Hey guys! I have 3 queries below, I’m struggling to understand why the bytes billed are so different between Q2 & Q3. The results of all 3 queries are below. When I manually type in the value of the max(timestamp), bytes billed are in the KB, but when I run a subquery it’s 92 MB, whereas just the actual subquery it self is only 2 MB?
Is there a way I can reduce billing when I run this in Dataform? I tried pre_operations, regular declare, everything seems to return an error.
#Q1
select max(timestamp) from dummy_a;
#Q2
select * from dummy_b where timestamp = '2025-06-01 23:48:30 UTC';
Q3
select * from dummy_b where timestamp = (select max(timestamp) from dummy_a);
Q1:
Q2:
Q3:
Hi @Pavitra ,
Welcome to Google Cloud Community!
The difference in bytes billed is due to partition pruning and how BigQuery’s optimizer handles literals vs. subquery results in the WHERE clause.
- Q1: select max(timestamp) from dummy_a; (2.48 MB)
- BigQuery scans dummy_a (or relevant parts if dummy_a itself is partitioned/clustered on timestamp) to find the maximum timestamp. The 2.48 MB is the amount of data read from dummy_a.
- Q2: select * from dummy_b where timestamp = ‘2025-06-01 23:48:30 UTC’; (1.25 KB)
- This is extremely efficient. The 1.25 KB strongly suggests that dummy_b is partitioned by the timestamp column (e.g., daily, hourly).
- When you provide a literal timestamp value in the WHERE clause, BigQuery’s query planner can immediately identify which specific partition(s) contain this timestamp. It then only scans those partitions.
- If the data for that specific timestamp within its partition is very small, or if timestamp is also a clustering column within the partition, the amount of data scanned will be minimal.
- Q3: select * from dummy_b where timestamp = (select max(timestamp) from dummy_a); (97.56 MB)
- Even though the subquery (select max(timestamp) from dummy_a) resolves to the exact same literal value (‘2025-06-01 23:48:30 UTC’), the BigQuery optimizer might not be able to “see” this resolved value at the stage where it decides which partitions of dummy_b to scan.
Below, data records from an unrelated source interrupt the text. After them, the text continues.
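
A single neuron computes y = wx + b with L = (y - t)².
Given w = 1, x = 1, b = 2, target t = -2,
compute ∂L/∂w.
∂L/∂w = 10

y = wx + b = (1)(1) + 2 = 3
∂L/∂y = 2(y - t) = 2(3 - -2) = 10
∂y/∂w = x = 1
∂L/∂w = ∂L/∂y · ∂y/∂w = 10 × 1 = 10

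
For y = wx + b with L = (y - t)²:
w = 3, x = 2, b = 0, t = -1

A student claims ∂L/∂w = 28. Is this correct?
Correct

y = (3)(2) + 0 = 6
∂L/∂y = 2(y - t) = 2(6 - -1) = 14
∂y/∂w = x = 2
∂L/∂w = 14 × 2 = 28

Claimed value: 28
Correct: The correct gradient is 28.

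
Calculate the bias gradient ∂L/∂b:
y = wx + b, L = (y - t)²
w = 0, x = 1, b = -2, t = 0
∂L/∂b = -4

y = wx + b = (0)(1) + -2 = -2
∂L/∂y = 2(y - t) = 2(-2 - 0) = -4
∂y/∂b = 1
∂L/∂b = ∂L/∂y · ∂y/∂b = -4 × 1 = -4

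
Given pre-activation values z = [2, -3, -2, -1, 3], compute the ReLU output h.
h = [2, 0, 0, 0, 3]

ReLU applied element-wise: max(0,2)=2, max(0,-3)=0, max(0,-2)=0, max(0,-1)=0, max(0,3)=3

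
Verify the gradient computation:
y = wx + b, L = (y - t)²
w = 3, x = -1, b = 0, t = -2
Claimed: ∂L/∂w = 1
Incorrect

y = (3)(-1) + 0 = -3
∂L/∂y = 2(y - t) = 2(-3 - -2) = -2
∂y/∂w = x = -1
∂L/∂w = -2 × -1 = 2

Claimed value: 1
Incorrect: The correct gradient is 2.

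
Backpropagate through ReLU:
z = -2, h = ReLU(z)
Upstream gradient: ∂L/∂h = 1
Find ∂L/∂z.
∂L/∂z = 0

h = ReLU(-2) = 0
Since z < 0: ∂h/∂z = 0
∂L/∂z = ∂L/∂h · ∂h/∂z = 1 × 0 = 0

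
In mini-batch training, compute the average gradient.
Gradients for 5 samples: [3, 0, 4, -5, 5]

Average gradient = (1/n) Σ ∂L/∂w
Average gradient = 1.4

Average = (1/5)(3 + 0 + 4 + -5 + 5) = 7/5 = 1.4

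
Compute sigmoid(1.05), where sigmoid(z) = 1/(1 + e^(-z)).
0.7408

sigmoid(1.05) = 1/(1 + e^(-1.05)) = 1/(1 + 0.3499) = 0.7408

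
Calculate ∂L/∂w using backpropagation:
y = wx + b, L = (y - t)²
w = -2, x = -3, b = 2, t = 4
∂L/∂w = -24

y = wx + b = (-2)(-3) + 2 = 8
∂L/∂y = 2(y - t) = 2(8 - 4) = 8
∂y/∂w = x = -3
∂L/∂w = ∂L/∂y · ∂y/∂w = 8 × -3 = -24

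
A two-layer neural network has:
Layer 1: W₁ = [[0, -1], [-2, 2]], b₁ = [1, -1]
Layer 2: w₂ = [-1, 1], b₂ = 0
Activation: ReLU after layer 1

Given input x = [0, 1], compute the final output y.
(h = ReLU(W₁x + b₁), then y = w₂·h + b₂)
y = 1

Layer 1 pre-activation: z₁ = [0, 1]
After ReLU: h = [0, 1]
Layer 2 output: y = -1×0 + 1×1 + 0 = 1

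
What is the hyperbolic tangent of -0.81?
-0.6696

tanh(-0.81) = (e^(-0.81) - e^(0.81))/(e^(-0.81) + e^(0.81)) = -0.6696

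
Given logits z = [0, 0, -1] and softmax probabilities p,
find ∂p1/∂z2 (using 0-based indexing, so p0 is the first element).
∂p1/∂z2 = -0.06561

p = softmax(z) = [0.4223, 0.4223, 0.1554]
p1 = 0.4223, p2 = 0.1554

∂p1/∂z2 = -p1 × p2 = -0.4223 × 0.1554 = -0.06561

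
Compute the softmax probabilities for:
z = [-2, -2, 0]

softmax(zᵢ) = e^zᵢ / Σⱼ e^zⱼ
p = [0.1065, 0.1065, 0.787]

exp(z) = [0.1353, 0.1353, 1]
Sum = 1.271
p = [0.1065, 0.1065, 0.787]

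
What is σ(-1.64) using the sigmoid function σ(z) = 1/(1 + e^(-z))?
0.1625

sigmoid(-1.64) = 1/(1 + e^(1.64)) = 1/(1 + 5.155) = 0.1625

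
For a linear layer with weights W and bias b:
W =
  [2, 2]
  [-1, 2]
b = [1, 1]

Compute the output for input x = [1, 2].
y = [7, 4]

Wx = [2×1 + 2×2, -1×1 + 2×2]
   = [6, 3]
y = Wx + b = [6 + 1, 3 + 1] = [7, 4]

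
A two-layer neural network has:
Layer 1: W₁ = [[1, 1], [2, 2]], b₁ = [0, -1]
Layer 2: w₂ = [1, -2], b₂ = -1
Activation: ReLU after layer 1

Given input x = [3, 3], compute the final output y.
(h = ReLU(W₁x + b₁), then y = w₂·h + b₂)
y = -17

Layer 1 pre-activation: z₁ = [6, 11]
After ReLU: h = [6, 11]
Layer 2 output: y = 1×6 + -2×11 + -1 = -17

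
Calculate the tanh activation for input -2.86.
-0.9935

tanh(-2.86) = (e^(-2.86) - e^(2.86))/(e^(-2.86) + e^(2.86)) = -0.9935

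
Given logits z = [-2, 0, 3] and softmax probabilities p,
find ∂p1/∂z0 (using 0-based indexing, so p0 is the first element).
∂p1/∂z0 = -0.0003005

p = softmax(z) = [0.006377, 0.04712, 0.9465]
p1 = 0.04712, p0 = 0.006377

∂p1/∂z0 = -p1 × p0 = -0.04712 × 0.006377 = -0.0003005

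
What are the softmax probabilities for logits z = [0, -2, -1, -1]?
p = [0.5344, 0.0723, 0.1966, 0.1966]

exp(z) = [1, 0.1353, 0.3679, 0.3679]
Sum = 1.871
p = [0.5344, 0.0723, 0.1966, 0.1966]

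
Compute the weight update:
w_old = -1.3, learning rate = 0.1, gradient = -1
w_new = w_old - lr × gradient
w_new = -1.2

w_new = w - η·∂L/∂w = -1.3 - 0.1×(-1) = -1.3 - (-0.1) = -1.2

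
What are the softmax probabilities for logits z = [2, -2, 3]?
p = [0.2676, 0.0049, 0.7275]

exp(z) = [7.389, 0.1353, 20.09]
Sum = 27.61
p = [0.2676, 0.0049, 0.7275]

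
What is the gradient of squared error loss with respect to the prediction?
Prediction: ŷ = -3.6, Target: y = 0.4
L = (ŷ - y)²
∂L/∂ŷ = -8.0

∂L/∂ŷ = 2(ŷ - y) = 2(-3.6 - 0.4) = 2(-4.0) = -8.0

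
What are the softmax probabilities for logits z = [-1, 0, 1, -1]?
p = [0.0826, 0.2245, 0.6103, 0.0826]

exp(z) = [0.3679, 1, 2.718, 0.3679]
Sum = 4.454
p = [0.0826, 0.2245, 0.6103, 0.0826]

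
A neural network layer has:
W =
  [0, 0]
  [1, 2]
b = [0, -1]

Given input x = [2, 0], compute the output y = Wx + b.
y = [0, 1]

Wx = [0×2 + 0×0, 1×2 + 2×0]
   = [0, 2]
y = Wx + b = [0 + 0, 2 + -1] = [0, 1]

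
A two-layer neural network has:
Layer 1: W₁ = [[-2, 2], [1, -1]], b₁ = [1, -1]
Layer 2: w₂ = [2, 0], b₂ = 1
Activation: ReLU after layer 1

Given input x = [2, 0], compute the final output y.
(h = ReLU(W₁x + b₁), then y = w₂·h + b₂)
y = 1

Layer 1 pre-activation: z₁ = [-3, 1]
After ReLU: h = [0, 1]
Layer 2 output: y = 2×0 + 0×1 + 1 = 1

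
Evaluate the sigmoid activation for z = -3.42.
0.03168

sigmoid(-3.42) = 1/(1 + e^(3.42)) = 1/(1 + 30.57) = 0.03168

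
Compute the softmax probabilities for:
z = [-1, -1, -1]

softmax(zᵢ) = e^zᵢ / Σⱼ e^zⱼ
p = [0.3333, 0.3333, 0.3333]

exp(z) = [0.3679, 0.3679, 0.3679]
Sum = 1.104
p = [0.3333, 0.3333, 0.3333]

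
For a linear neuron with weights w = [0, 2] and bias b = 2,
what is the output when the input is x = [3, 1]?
y = 4

y = (0)(3) + (2)(1) + 2 = 4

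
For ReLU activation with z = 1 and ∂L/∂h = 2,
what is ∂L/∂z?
∂L/∂z = 2

h = ReLU(1) = 1
Since z > 0: ∂h/∂z = 1
∂L/∂z = ∂L/∂h · ∂h/∂z = 2 × 1 = 2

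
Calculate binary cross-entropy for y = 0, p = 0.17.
L = 0.1863

L = -0·log(0.17) - 1·log(0.83) = -log(0.83) = 0.1863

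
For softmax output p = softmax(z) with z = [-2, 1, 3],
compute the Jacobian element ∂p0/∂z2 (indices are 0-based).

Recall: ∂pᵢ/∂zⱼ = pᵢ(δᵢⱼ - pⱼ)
∂p0/∂z2 = -0.005166

p = softmax(z) = [0.0059, 0.1185, 0.8756]
p0 = 0.0059, p2 = 0.8756

∂p0/∂z2 = -p0 × p2 = -0.0059 × 0.8756 = -0.005166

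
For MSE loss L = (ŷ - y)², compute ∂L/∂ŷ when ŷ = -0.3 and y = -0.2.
∂L/∂ŷ = -0.2

∂L/∂ŷ = 2(ŷ - y) = 2(-0.3 - -0.2) = 2(-0.1) = -0.2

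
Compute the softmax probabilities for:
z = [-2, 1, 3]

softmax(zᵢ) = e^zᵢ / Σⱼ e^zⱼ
p = [0.0059, 0.1185, 0.8756]

exp(z) = [0.1353, 2.718, 20.09]
Sum = 22.94
p = [0.0059, 0.1185, 0.8756]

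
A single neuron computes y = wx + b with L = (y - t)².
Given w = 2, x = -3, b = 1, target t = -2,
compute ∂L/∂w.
∂L/∂w = 18

y = wx + b = (2)(-3) + 1 = -5
∂L/∂y = 2(y - t) = 2(-5 - -2) = -6
∂y/∂w = x = -3
∂L/∂w = ∂L/∂y · ∂y/∂w = -6 × -3 = 18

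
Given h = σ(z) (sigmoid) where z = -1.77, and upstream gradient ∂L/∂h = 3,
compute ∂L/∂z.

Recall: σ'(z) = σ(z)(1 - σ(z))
∂L/∂z = 0.3731

σ(-1.77) = 0.1455
σ'(-1.77) = σ(-1.77)(1 - σ(-1.77)) = 0.1455 × 0.8545 = 0.1244
∂L/∂z = ∂L/∂h · σ'(z) = 3 × 0.1244 = 0.3731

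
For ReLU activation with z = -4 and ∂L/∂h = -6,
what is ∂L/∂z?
∂L/∂z = 0

h = ReLU(-4) = 0
Since z < 0: ∂h/∂z = 0
∂L/∂z = ∂L/∂h · ∂h/∂z = -6 × 0 = 0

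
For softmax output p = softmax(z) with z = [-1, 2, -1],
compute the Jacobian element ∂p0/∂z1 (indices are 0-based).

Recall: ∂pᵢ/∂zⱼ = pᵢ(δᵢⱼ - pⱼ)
∂p0/∂z1 = -0.04118

p = softmax(z) = [0.04528, 0.9094, 0.04528]
p0 = 0.04528, p1 = 0.9094

∂p0/∂z1 = -p0 × p1 = -0.04528 × 0.9094 = -0.04118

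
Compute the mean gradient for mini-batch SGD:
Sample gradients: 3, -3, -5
Average gradient = -1.667

Average = (1/3)(3 + -3 + -5) = -5/3 = -1.667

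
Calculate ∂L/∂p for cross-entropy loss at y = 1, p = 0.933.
∂L/∂p = -1.072

∂L/∂p = -y/p + (1-y)/(1-p) = -1/0.933 + 0 = -1.072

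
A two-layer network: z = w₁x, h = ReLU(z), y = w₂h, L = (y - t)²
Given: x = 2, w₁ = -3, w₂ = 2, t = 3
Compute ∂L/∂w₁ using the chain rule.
∂L/∂w₁ = 0

Forward pass:
z = w₁x = -3×2 = -6
h = ReLU(-6) = 0
y = w₂h = 2×0 = 0

Backward pass:
∂L/∂y = 2(y - t) = 2(0 - 3) = -6
∂y/∂h = w₂ = 2
∂h/∂z = 0 (ReLU derivative)
∂z/∂w₁ = x = 2

∂L/∂w₁ = -6 × 2 × 0 × 2 = 0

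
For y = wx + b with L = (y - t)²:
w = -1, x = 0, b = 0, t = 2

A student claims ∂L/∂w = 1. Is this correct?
Incorrect

y = (-1)(0) + 0 = 0
∂L/∂y = 2(y - t) = 2(0 - 2) = -4
∂y/∂w = x = 0
∂L/∂w = -4 × 0 = 0

Claimed value: 1
Incorrect: The correct gradient is 0.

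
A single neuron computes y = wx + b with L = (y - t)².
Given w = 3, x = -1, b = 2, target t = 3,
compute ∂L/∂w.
∂L/∂w = 8

y = wx + b = (3)(-1) + 2 = -1
∂L/∂y = 2(y - t) = 2(-1 - 3) = -8
∂y/∂w = x = -1
∂L/∂w = ∂L/∂y · ∂y/∂w = -8 × -1 = 8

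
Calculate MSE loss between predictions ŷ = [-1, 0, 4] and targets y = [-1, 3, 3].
MSE = 3.333

MSE = (1/3)((-1--1)² + (0-3)² + (4-3)²) = (1/3)(0 + 9 + 1) = 3.333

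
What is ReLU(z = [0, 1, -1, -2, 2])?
h = [0, 1, 0, 0, 2]

ReLU applied element-wise: max(0,0)=0, max(0,1)=1, max(0,-1)=0, max(0,-2)=0, max(0,2)=2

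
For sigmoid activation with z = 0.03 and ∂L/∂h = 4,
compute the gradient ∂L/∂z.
∂L/∂z = 0.9998

σ(0.03) = 0.5075
σ'(0.03) = σ(0.03)(1 - σ(0.03)) = 0.5075 × 0.4925 = 0.2499
∂L/∂z = ∂L/∂h · σ'(z) = 4 × 0.2499 = 0.9998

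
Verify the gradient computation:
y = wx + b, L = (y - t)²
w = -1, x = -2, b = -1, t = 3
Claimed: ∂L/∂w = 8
Correct

y = (-1)(-2) + -1 = 1
∂L/∂y = 2(y - t) = 2(1 - 3) = -4
∂y/∂w = x = -2
∂L/∂w = -4 × -2 = 8

Claimed value: 8
Correct: The correct gradient is 8.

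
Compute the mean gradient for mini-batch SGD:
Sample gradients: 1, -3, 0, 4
Average gradient = 0.5

Average = (1/4)(1 + -3 + 0 + 4) = 2/4 = 0.5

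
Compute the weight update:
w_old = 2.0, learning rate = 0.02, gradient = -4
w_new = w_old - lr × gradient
w_new = 2.08

w_new = w - η·∂L/∂w = 2.0 - 0.02×(-4) = 2.0 - (-0.08) = 2.08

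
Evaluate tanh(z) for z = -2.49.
-0.9863

tanh(-2.49) = (e^(-2.49) - e^(2.49))/(e^(-2.49) + e^(2.49)) = -0.9863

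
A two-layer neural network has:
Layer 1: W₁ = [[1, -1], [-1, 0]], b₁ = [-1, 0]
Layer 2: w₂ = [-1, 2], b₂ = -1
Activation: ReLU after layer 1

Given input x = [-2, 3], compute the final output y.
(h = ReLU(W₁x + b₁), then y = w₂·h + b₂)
y = 3

Layer 1 pre-activation: z₁ = [-6, 2]
After ReLU: h = [0, 2]
Layer 2 output: y = -1×0 + 2×2 + -1 = 3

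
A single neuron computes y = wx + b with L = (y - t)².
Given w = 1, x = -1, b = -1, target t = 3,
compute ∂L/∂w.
∂L/∂w = 10

y = wx + b = (1)(-1) + -1 = -2
∂L/∂y = 2(y - t) = 2(-2 - 3) = -10
∂y/∂w = x = -1
∂L/∂w = ∂L/∂y · ∂y/∂w = -10 × -1 = 10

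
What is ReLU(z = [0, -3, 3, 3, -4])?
h = [0, 0, 3, 3, 0]

ReLU applied element-wise: max(0,0)=0, max(0,-3)=0, max(0,3)=3, max(0,3)=3, max(0,-4)=0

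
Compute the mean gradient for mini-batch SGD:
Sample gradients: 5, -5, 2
Average gradient = 0.6667

Average = (1/3)(5 + -5 + 2) = 2/3 = 0.6667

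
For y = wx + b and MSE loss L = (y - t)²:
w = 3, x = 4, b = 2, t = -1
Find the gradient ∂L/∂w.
∂L/∂w = 120

y = wx + b = (3)(4) + 2 = 14
∂L/∂y = 2(y - t) = 2(14 - -1) = 30
∂y/∂w = x = 4
∂L/∂w = ∂L/∂y · ∂y/∂w = 30 × 4 = 120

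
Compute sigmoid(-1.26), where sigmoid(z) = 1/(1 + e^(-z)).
0.221

sigmoid(-1.26) = 1/(1 + e^(1.26)) = 1/(1 + 3.525) = 0.221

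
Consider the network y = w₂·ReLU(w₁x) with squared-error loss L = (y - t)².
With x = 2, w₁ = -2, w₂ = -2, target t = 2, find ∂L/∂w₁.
∂L/∂w₁ = 0

Forward pass:
z = w₁x = -2×2 = -4
h = ReLU(-4) = 0
y = w₂h = -2×0 = 0

Backward pass:
∂L/∂y = 2(y - t) = 2(0 - 2) = -4
∂y/∂h = w₂ = -2
∂h/∂z = 0 (ReLU derivative)
∂z/∂w₁ = x = 2

∂L/∂w₁ = -4 × -2 × 0 × 2 = 0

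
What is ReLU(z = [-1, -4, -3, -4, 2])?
h = [0, 0, 0, 0, 2]

ReLU applied element-wise: max(0,-1)=0, max(0,-4)=0, max(0,-3)=0, max(0,-4)=0, max(0,2)=2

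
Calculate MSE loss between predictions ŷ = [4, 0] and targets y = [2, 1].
MSE = 2.5

MSE = (1/2)((4-2)² + (0-1)²) = (1/2)(4 + 1) = 2.5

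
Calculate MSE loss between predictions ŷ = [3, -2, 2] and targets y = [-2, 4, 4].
MSE = 21.67

MSE = (1/3)((3--2)² + (-2-4)² + (2-4)²) = (1/3)(25 + 36 + 4) = 21.67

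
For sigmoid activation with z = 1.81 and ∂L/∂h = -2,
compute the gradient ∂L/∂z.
∂L/∂z = -0.2417

σ(1.81) = 0.8594
σ'(1.81) = σ(1.81)(1 - σ(1.81)) = 0.8594 × 0.1406 = 0.1209
∂L/∂z = ∂L/∂h · σ'(z) = -2 × 0.1209 = -0.2417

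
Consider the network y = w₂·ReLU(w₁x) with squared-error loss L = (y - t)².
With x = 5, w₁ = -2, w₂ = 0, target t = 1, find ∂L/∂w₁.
∂L/∂w₁ = 0

Forward pass:
z = w₁x = -2×5 = -10
h = ReLU(-10) = 0
y = w₂h = 0×0 = 0

Backward pass:
∂L/∂y = 2(y - t) = 2(0 - 1) = -2
∂y/∂h = w₂ = 0
∂h/∂z = 0 (ReLU derivative)
∂z/∂w₁ = x = 5

∂L/∂w₁ = -2 × 0 × 0 × 5 = 0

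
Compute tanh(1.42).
0.8896

tanh(1.42) = (e^(1.42) - e^(-1.42))/(e^(1.42) + e^(-1.42)) = 0.8896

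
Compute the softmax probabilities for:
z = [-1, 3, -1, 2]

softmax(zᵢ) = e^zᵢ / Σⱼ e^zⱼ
p = [0.013, 0.712, 0.013, 0.2619]

exp(z) = [0.3679, 20.09, 0.3679, 7.389]
Sum = 28.21
p = [0.013, 0.712, 0.013, 0.2619]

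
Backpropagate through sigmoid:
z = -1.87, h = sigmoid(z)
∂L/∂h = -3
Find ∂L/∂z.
∂L/∂z = -0.3471

σ(-1.87) = 0.1335
σ'(-1.87) = σ(-1.87)(1 - σ(-1.87)) = 0.1335 × 0.8665 = 0.1157
∂L/∂z = ∂L/∂h · σ'(z) = -3 × 0.1157 = -0.3471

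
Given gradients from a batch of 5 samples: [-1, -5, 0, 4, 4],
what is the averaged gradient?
Average gradient = 0.4

Average = (1/5)(-1 + -5 + 0 + 4 + 4) = 2/5 = 0.4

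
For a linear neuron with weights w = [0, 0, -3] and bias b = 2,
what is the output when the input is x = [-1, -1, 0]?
y = 2

y = (0)(-1) + (0)(-1) + (-3)(0) + 2 = 2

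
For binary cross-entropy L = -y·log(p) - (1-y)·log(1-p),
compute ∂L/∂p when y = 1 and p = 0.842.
∂L/∂p = -1.188

∂L/∂p = -y/p + (1-y)/(1-p) = -1/0.842 + 0 = -1.188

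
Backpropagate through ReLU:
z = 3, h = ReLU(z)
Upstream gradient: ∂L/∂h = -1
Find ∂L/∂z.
∂L/∂z = -1

h = ReLU(3) = 3
Since z > 0: ∂h/∂z = 1
∂L/∂z = ∂L/∂h · ∂h/∂z = -1 × 1 = -1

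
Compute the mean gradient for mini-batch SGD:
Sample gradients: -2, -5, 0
Average gradient = -2.333

Average = (1/3)(-2 + -5 + 0) = -7/3 = -2.333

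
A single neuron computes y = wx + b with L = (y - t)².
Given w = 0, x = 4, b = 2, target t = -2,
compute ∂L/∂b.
∂L/∂b = 8

y = wx + b = (0)(4) + 2 = 2
∂L/∂y = 2(y - t) = 2(2 - -2) = 8
∂y/∂b = 1
∂L/∂b = ∂L/∂y · ∂y/∂b = 8 × 1 = 8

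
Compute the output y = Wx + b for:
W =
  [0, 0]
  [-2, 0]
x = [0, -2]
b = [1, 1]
y = [1, 1]

Wx = [0×0 + 0×-2, -2×0 + 0×-2]
   = [0, 0]
y = Wx + b = [0 + 1, 0 + 1] = [1, 1]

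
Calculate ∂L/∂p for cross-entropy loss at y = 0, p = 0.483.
∂L/∂p = 1.934

∂L/∂p = -y/p + (1-y)/(1-p) = 0 + 1/0.517 = 1.934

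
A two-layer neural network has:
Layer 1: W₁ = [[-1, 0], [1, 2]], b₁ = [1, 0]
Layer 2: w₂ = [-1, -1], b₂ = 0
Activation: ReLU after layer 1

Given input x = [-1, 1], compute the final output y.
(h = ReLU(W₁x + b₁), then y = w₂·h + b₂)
y = -3

Layer 1 pre-activation: z₁ = [2, 1]
After ReLU: h = [2, 1]
Layer 2 output: y = -1×2 + -1×1 + 0 = -3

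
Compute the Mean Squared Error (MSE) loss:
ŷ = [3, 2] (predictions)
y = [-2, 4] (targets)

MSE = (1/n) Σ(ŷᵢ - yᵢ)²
MSE = 14.5

MSE = (1/2)((3--2)² + (2-4)²) = (1/2)(25 + 4) = 14.5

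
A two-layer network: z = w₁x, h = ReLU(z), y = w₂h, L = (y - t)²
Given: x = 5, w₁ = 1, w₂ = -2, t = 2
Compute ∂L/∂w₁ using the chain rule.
∂L/∂w₁ = 240

Forward pass:
z = w₁x = 1×5 = 5
h = ReLU(5) = 5
y = w₂h = -2×5 = -10

Backward pass:
∂L/∂y = 2(y - t) = 2(-10 - 2) = -24
∂y/∂h = w₂ = -2
∂h/∂z = 1 (ReLU derivative)
∂z/∂w₁ = x = 5

∂L/∂w₁ = -24 × -2 × 1 × 5 = 240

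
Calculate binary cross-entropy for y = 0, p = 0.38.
L = 0.478

L = -0·log(0.38) - 1·log(0.62) = -log(0.62) = 0.478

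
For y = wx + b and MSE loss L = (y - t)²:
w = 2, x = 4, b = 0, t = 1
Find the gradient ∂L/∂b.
∂L/∂b = 14

y = wx + b = (2)(4) + 0 = 8
∂L/∂y = 2(y - t) = 2(8 - 1) = 14
∂y/∂b = 1
∂L/∂b = ∂L/∂y · ∂y/∂b = 14 × 1 = 14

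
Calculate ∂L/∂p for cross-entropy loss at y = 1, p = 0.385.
∂L/∂p = -2.597

∂L/∂p = -y/p + (1-y)/(1-p) = -1/0.385 + 0 = -2.597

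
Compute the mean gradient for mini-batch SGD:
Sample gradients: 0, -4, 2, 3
Average gradient = 0.25

Average = (1/4)(0 + -4 + 2 + 3) = 1/4 = 0.25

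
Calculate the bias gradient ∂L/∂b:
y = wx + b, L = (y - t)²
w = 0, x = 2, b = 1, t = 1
∂L/∂b = 0

y = wx + b = (0)(2) + 1 = 1
∂L/∂y = 2(y - t) = 2(1 - 1) = 0
∂y/∂b = 1
∂L/∂b = ∂L/∂y · ∂y/∂b = 0 × 1 = 0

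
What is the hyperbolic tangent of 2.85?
0.9933

tanh(2.85) = (e^(2.85) - e^(-2.85))/(e^(2.85) + e^(-2.85)) = 0.9933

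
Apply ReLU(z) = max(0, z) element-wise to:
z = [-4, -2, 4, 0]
h = [0, 0, 4, 0]

ReLU applied element-wise: max(0,-4)=0, max(0,-2)=0, max(0,4)=4, max(0,0)=0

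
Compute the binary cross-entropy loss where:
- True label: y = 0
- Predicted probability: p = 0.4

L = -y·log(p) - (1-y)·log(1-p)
L = 0.5108

L = -0·log(0.4) - 1·log(0.6) = -log(0.6) = 0.5108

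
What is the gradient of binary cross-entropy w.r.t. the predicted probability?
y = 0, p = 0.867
∂L/∂p = 7.519

∂L/∂p = -y/p + (1-y)/(1-p) = 0 + 1/0.133 = 7.519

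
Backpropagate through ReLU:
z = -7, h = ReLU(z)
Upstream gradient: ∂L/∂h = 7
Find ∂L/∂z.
∂L/∂z = 0

h = ReLU(-7) = 0
Since z < 0: ∂h/∂z = 0
∂L/∂z = ∂L/∂h · ∂h/∂z = 7 × 0 = 0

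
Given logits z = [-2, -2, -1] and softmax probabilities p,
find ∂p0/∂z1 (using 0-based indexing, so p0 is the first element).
∂p0/∂z1 = -0.04492

p = softmax(z) = [0.2119, 0.2119, 0.5761]
p0 = 0.2119, p1 = 0.2119

∂p0/∂z1 = -p0 × p1 = -0.2119 × 0.2119 = -0.04492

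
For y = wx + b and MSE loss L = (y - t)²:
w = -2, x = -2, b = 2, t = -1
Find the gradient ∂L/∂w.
∂L/∂w = -28

y = wx + b = (-2)(-2) + 2 = 6
∂L/∂y = 2(y - t) = 2(6 - -1) = 14
∂y/∂w = x = -2
∂L/∂w = ∂L/∂y · ∂y/∂w = 14 × -2 = -28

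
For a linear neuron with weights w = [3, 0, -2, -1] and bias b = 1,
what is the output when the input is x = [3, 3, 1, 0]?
y = 8

y = (3)(3) + (0)(3) + (-2)(1) + (-1)(0) + 1 = 8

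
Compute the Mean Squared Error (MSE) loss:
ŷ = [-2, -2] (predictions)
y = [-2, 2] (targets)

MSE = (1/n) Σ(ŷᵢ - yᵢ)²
MSE = 8

MSE = (1/2)((-2--2)² + (-2-2)²) = (1/2)(0 + 16) = 8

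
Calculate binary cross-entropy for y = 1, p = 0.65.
L = 0.4308

L = -1·log(0.65) - 0·log(0.35) = -log(0.65) = 0.4308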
- Optimization Fence: The subquery can act as an “optimization fence.” The planner knows it needs a value from the subquery, but it might not be able to leverage that dynamic value for partition pruning on dummy_b as effectively as it does with a compile-time literal.
- As a result, it might scan a much larger portion of dummy_b (perhaps many partitions, or even the whole table if pruning completely fails) before filtering down to the rows that match the subquery’s result. The 97.56 MB is likely the size of dummy_b or a significant, unpruned portion of it that was scanned.
With regards to reduction of billing in Dataform and Big Query in general, the goal is to evaluate the MAX(timestamp) once and then use its literal result in the query against dummy_b so that partition pruning can kick in effectively. BigQuery Scripting is perfect for this. You can use BigQuery scripting within your Dataform SQLX files.
Was this helpful? If so, please accept this answer as “Solution”. If you need additional assistance, reply here within 2 business days and I’ll be happy to help.
Hi @ruthseki ,
Thank you for your response! That makes sense in theory but seems very sub optimal for BQ to do in practice.
Anyway, could you please give me an example script to use in Dataform? I’ve tried using a declare and set in a pre-operations
config, but it rendered to no scripting variable available. Thank you in advance!